Byrnes, 56, of Fort Mill, S.C., died of a recurrence of the cancer he first noticed while sitting in the stands of a Charlotte Knights game in 2013 with his wife and son. He felt a bump on his tongue and thought it odd enough to get checked out by the doctor.

It was throat cancer that had spread to a lymph node. Byrnes, not a smoker or drinker, had 37 radiation treatments. That beat the disorder for a while and cost him 50 pounds, but it roared back late last year.

Byrnes was a popular figure on the NASCAR circuit among his colleagues and those in the sport. He covered the Daytona 500 30 times.

He met his wife, Karen Byrnes, when she was in motor-sports marketing. She told him that she had a policy against dating anyone in the sport. “So I told her that one of us was going to have to quit our job,” Byrnes said in a 2014 interview with the Observer. They were married 22 years. Their son, Bryson, 12, is a sixth grader at Charlotte Christian School and involved in football and basketball.

His co-host on Fox Sports 1’s “NASCAR Race Hub,” Danielle Trotta, says she didn’t know much about the sport when she started in 2010 and he took her in.

“Steve Byrnes was my savior. He taught me how to come into this sport with humility and how to go through it and gain respect. Steve was in this business for all the right reasons.”

Kaitlyn Vincie, now a reporter for “NASCAR Race Hub,” says she got a chance to shadow Byrnes and his pit spotter Walter Cox when she was low on the professional ladder.

“I had told Steve I was interested in doing pit road reporting, and he said, ‘Yeah, why don’t you come along and see what it’s like?

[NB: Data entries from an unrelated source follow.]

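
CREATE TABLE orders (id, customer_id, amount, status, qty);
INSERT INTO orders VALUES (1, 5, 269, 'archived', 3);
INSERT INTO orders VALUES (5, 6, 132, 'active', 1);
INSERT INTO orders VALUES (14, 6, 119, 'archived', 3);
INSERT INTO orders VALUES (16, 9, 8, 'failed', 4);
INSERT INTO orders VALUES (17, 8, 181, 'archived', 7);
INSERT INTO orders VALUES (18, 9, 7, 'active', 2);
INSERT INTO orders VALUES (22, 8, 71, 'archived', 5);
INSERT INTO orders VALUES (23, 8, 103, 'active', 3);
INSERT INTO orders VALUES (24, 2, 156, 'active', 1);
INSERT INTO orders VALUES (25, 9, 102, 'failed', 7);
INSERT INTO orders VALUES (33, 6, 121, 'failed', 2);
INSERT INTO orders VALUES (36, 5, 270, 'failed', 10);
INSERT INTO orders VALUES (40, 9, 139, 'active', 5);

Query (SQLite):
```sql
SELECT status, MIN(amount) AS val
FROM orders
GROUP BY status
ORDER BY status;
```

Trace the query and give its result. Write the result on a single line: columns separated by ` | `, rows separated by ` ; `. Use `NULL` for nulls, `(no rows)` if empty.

Partition orders by status; compute MIN(amount) within each group.
  active: ids {5, 18, 23, 24, 40} → MIN(amount)=7
  archived: ids {1, 14, 17, 22} → MIN(amount)=71
  failed: ids {16, 25, 33, 36} → MIN(amount)=8

active | 7 ; archived | 71 ; failed | 8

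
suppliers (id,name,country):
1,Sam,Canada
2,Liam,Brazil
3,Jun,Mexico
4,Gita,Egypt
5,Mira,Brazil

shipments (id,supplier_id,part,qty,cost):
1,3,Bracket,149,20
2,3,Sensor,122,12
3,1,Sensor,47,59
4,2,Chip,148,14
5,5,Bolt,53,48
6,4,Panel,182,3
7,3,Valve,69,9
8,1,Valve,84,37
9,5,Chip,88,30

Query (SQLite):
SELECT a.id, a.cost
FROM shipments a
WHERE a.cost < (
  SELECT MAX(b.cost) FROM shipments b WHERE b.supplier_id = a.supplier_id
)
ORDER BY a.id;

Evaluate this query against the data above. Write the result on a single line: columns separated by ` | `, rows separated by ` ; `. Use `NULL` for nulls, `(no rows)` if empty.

2 | 12 ; 7 | 9 ; 8 | 37 ; 9 | 30

For each shipments row a, compute MAX(cost) over rows sharing a.supplier_id.
Keep row a if a.cost < that per-group MAX.
  supplier_id=1: MAX(cost) = 59
  supplier_id=2: MAX(cost) = 14
  supplier_id=3: MAX(cost) = 20
  supplier_id=4: MAX(cost) = 3
  supplier_id=5: MAX(cost) = 48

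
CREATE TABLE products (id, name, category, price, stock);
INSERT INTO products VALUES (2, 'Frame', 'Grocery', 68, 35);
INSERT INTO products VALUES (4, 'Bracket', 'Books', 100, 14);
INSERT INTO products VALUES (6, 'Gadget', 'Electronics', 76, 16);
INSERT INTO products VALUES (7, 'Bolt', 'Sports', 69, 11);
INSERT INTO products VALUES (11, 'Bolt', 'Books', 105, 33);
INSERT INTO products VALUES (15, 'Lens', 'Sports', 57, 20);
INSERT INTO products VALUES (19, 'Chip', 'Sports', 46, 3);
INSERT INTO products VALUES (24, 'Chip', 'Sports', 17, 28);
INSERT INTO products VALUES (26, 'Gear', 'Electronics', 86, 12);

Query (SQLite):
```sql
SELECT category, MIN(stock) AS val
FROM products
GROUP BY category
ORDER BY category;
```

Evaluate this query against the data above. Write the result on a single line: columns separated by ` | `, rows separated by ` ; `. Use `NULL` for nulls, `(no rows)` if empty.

Partition products by category; compute MIN(stock) within each group.
  Books: ids {4, 11} → MIN(stock)=14
  Electronics: ids {6, 26} → MIN(stock)=12
  Grocery: ids {2} → MIN(stock)=35
  Sports: ids {7, 15, 19, 24} → MIN(stock)=3

Books | 14 ; Electronics | 12 ; Grocery | 35 ; Sports | 3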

I can try and teach you a few things.’ Looking back on that, I was learning from one of the very best, and that was evident from the respect everyone has for him – the competitors, fellow media, the viewers, the fans.”

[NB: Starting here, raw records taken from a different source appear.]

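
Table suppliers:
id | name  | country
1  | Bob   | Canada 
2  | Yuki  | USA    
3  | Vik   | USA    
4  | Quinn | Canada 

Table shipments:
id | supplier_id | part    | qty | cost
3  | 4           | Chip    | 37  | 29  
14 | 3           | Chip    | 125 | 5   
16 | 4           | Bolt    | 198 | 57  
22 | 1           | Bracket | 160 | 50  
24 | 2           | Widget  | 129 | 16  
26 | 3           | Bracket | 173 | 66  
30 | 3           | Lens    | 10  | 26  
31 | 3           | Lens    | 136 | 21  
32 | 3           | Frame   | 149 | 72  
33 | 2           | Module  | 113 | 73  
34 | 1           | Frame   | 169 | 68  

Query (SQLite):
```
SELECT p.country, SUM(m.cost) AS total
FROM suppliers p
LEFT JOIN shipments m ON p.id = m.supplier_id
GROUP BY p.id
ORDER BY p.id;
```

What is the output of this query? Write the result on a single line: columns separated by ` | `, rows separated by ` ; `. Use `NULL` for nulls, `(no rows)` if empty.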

In 2003, Alan Cavanna – who joined “NASCAR Race Hub” this year after working his way up in the sport through WSOC (Channel 9) and NASCAR.com – was a lowly production assistant at Fox. He met Byrnes at the hot dog table in the media tent.

“I told him all I ever wanted to do was be a NASCAR television reporter,” says Cavanna. “And he gave me his business card and told me to keep in touch, and I thought that was the coolest thing.”

Cavanna, named Broadcaster of the Year by the National Motorsports Press Association in 2013, still carries the card in his wallet, and fond memories of Byrnes and his support through the years.

“He was always helpful, always kind. That was really inspiring to me. He could have been very intimidating, but he was so accommodating. And that’s what I’ll always remember.”